A continuación de ella, la democracia, con la que “se come, se educa y se cura” y su frustración y el paso a la utopía de ser mágicamente poderosos y estables como los Estados Unidos, viajando por el mundo con facilidad; partiendo sin valijas y volviendo con varias, llenas de productos como los que usaban los ricos y las estrellas.

Por supuesto, esto “no existía” ni se sostenía y se pinchó en un proceso que terminó acorralando, devaluando, empobreciendo a los argentinos, quienes volvimos a la vuelta de cierto crecimiento y de derechos postergados con Néstor Kirchner, para el posterior fracaso final de su sucesora, que no pudo (o no supo) sostener el poder.

Y para una parte de la población -ya con una grieta consolidada- fue la utopía del fin del peronismo con una alianza nueva y su fracaso y endeudamiento. Luego, la vuelta del peronismo con el kirchnerismo 2.0, que ilusionó para luego desilusionar.

La presidencia de Javier Milei es el fruto de una nueva utopía -que surge del hartazgo de la política tradicional y de la ilusión de la inflación cero- para ir de nuevo al Primer Mundo, versión criolla.

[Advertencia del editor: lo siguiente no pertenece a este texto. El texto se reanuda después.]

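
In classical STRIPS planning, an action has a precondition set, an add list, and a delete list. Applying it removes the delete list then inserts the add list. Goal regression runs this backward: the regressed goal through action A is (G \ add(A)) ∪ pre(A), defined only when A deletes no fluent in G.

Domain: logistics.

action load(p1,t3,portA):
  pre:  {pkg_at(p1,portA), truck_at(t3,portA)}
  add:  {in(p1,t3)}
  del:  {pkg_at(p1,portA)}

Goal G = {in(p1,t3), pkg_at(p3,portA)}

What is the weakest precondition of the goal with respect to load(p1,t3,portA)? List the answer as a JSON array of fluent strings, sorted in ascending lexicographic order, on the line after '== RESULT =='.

Regress:
  G ∩ del = {}  (empty — regression defined)
  G \ add = {in(p1,t3), pkg_at(p3,portA)} \ {in(p1,t3)} = {pkg_at(p3,portA)}
  ∪ pre   = {pkg_at(p3,portA)} ∪ {pkg_at(p1,portA), truck_at(t3,portA)}
          = {pkg_at(p1,portA), pkg_at(p3,portA), truck_at(t3,portA)}

== RESULT ==
["pkg_at(p1,portA)", "pkg_at(p3,portA)", "truck_at(t3,portA)"]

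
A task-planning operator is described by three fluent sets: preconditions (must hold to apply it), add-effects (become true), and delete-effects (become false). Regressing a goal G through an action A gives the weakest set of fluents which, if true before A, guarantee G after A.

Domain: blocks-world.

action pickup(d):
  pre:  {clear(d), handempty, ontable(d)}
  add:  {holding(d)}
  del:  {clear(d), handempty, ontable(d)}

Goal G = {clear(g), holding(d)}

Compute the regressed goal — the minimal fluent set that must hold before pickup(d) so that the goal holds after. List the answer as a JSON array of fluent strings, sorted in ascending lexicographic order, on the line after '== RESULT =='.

Compute (G \ add) ∪ pre:
  G ∩ del = {}  (empty — regression defined)
  G \ add = {clear(g), holding(d)} \ {holding(d)} = {clear(g)}
  ∪ pre   = {clear(g)} ∪ {clear(d), handempty, ontable(d)}
          = {clear(d), clear(g), handempty, ontable(d)}

== RESULT ==
["clear(d)", "clear(g)", "handempty", "ontable(d)"]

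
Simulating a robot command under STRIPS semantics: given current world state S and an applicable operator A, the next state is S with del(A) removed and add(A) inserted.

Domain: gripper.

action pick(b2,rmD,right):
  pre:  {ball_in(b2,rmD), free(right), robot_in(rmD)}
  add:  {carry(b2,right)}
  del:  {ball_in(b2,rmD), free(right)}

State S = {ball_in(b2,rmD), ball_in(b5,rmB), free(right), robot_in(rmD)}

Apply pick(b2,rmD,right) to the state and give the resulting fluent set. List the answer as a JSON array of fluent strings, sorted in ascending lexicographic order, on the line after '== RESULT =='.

Compute (S \ del) ∪ add:
  pre ⊆ S: {ball_in(b2,rmD), free(right), robot_in(rmD)} ⊆ S  — applicable
  S \ del = {ball_in(b5,rmB), robot_in(rmD)}
  ∪ add   = {ball_in(b5,rmB), carry(b2,right), robot_in(rmD)}

== RESULT ==
["ball_in(b5,rmB)", "carry(b2,right)", "robot_in(rmD)"]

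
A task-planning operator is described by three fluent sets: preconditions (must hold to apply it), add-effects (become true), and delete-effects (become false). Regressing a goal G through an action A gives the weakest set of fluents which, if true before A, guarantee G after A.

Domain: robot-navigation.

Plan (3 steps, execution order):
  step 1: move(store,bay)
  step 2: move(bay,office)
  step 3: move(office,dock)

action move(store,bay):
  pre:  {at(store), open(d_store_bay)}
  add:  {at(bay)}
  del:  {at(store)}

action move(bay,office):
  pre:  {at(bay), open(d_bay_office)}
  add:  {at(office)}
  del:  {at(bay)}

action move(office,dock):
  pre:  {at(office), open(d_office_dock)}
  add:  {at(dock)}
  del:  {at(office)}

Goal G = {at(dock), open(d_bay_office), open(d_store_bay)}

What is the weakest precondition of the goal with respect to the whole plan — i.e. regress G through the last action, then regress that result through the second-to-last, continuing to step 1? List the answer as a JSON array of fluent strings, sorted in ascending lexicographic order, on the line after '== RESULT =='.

Work backward from the goal:
  through step 3 (move(office,dock)): drop {at(dock)}, keep {open(d_bay_office), open(d_store_bay)}, require {at(office), open(d_office_dock)}
    → {at(office), open(d_bay_office), open(d_office_dock), open(d_store_bay)}
  through step 2 (move(bay,office)): drop {at(office)}, keep {open(d_bay_office), open(d_office_dock), open(d_store_bay)}, require {at(bay), open(d_bay_office)}
    → {at(bay), open(d_bay_office), open(d_office_dock), open(d_store_bay)}
  through step 1 (move(store,bay)): drop {at(bay)}, keep {open(d_bay_office), open(d_office_dock), open(d_store_bay)}, require {at(store), open(d_store_bay)}
    → {at(store), open(d_bay_office), open(d_office_dock), open(d_store_bay)}

== RESULT ==
["at(store)", "open(d_bay_office)", "open(d_office_dock)", "open(d_store_bay)"]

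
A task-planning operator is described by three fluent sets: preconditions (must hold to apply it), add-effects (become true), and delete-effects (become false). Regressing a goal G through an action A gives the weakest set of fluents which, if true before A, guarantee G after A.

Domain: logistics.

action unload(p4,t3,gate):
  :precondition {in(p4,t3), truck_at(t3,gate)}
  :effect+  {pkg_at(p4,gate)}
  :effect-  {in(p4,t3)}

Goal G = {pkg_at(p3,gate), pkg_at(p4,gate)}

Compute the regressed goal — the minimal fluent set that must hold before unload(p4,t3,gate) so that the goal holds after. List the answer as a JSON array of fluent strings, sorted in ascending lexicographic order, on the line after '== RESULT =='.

Regress:
  G ∩ del = {}  (empty — regression defined)
  G \ add = {pkg_at(p3,gate), pkg_at(p4,gate)} \ {pkg_at(p4,gate)} = {pkg_at(p3,gate)}
  ∪ pre   = {pkg_at(p3,gate)} ∪ {in(p4,t3), truck_at(t3,gate)}
          = {in(p4,t3), pkg_at(p3,gate), truck_at(t3,gate)}

== RESULT ==
["in(p4,t3)", "pkg_at(p3,gate)", "truck_at(t3,gate)"]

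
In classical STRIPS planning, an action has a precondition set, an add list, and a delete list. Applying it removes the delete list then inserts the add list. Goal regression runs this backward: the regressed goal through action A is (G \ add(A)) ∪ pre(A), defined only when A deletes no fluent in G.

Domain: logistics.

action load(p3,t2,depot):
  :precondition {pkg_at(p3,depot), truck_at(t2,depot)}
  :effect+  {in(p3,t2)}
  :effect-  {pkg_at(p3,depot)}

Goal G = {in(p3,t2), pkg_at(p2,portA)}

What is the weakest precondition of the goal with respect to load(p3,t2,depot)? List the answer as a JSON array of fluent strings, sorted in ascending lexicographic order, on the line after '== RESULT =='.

Compute (G \ add) ∪ pre:
  G ∩ del = {}  (empty — regression defined)
  G \ add = {in(p3,t2), pkg_at(p2,portA)} \ {in(p3,t2)} = {pkg_at(p2,portA)}
  ∪ pre   = {pkg_at(p2,portA)} ∪ {pkg_at(p3,depot), truck_at(t2,depot)}
          = {pkg_at(p2,portA), pkg_at(p3,depot), truck_at(t2,depot)}

== RESULT ==
["pkg_at(p2,portA)", "pkg_at(p3,depot)", "truck_at(t2,depot)"]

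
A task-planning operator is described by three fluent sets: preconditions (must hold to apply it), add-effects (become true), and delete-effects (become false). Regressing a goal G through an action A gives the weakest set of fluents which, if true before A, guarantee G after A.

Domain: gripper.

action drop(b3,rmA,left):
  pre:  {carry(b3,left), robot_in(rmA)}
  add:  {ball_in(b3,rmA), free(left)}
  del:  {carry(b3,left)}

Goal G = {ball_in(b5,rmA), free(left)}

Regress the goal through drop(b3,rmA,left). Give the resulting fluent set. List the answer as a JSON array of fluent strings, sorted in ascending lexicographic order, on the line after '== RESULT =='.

Regress:
  G ∩ del = {}  (empty — regression defined)
  G \ add = {ball_in(b5,rmA), free(left)} \ {ball_in(b3,rmA), free(left)} = {ball_in(b5,rmA)}
  ∪ pre   = {ball_in(b5,rmA)} ∪ {carry(b3,left), robot_in(rmA)}
          = {ball_in(b5,rmA), carry(b3,left), robot_in(rmA)}

== RESULT ==
["ball_in(b5,rmA)", "carry(b3,left)", "robot_in(rmA)"]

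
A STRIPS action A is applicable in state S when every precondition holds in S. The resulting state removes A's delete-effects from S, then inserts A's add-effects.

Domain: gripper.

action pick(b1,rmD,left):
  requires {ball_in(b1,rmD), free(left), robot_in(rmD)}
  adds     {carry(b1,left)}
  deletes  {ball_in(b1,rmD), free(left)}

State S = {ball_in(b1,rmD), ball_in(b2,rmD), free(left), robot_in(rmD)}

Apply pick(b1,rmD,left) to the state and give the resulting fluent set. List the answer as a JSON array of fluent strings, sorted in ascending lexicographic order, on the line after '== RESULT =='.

Compute (S \ del) ∪ add:
  pre ⊆ S: {ball_in(b1,rmD), free(left), robot_in(rmD)} ⊆ S  — applicable
  S \ del = {ball_in(b2,rmD), robot_in(rmD)}
  ∪ add   = {ball_in(b2,rmD), carry(b1,left), robot_in(rmD)}

== RESULT ==
["ball_in(b2,rmD)", "carry(b1,left)", "robot_in(rmD)"]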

Esta versión ahonda una nueva grieta y está lejos está de prometer justicia social sino todo lo contrario; una utopía del Estado ausente -que no se utiliza en ninguna economía exitosa el mundo- y que por el momento ha devaluado y empobrecido a los sectores más vulnerables como nunca; cuyo lenguaje es el Gran Hermano de las redes sociales y que refuerza el aparato represivo para controlar las protestas.

Es el sueño húmedo de una buena parte de los argentinos: un Estado manejado por una cohorte de burócratas apartidarios y apolíticos, mientras que los políticos (algunos) conocidos de siempre, se arrastran por las calles, enfermos, desalojados, rogando por un mendrugo.

Puede ser finalmente exitosa en sus fines, a un costo altísimo para los sectores con menos recursos, pero el riesgo del fracaso, es el convertir a un país en una distopía inimaginable.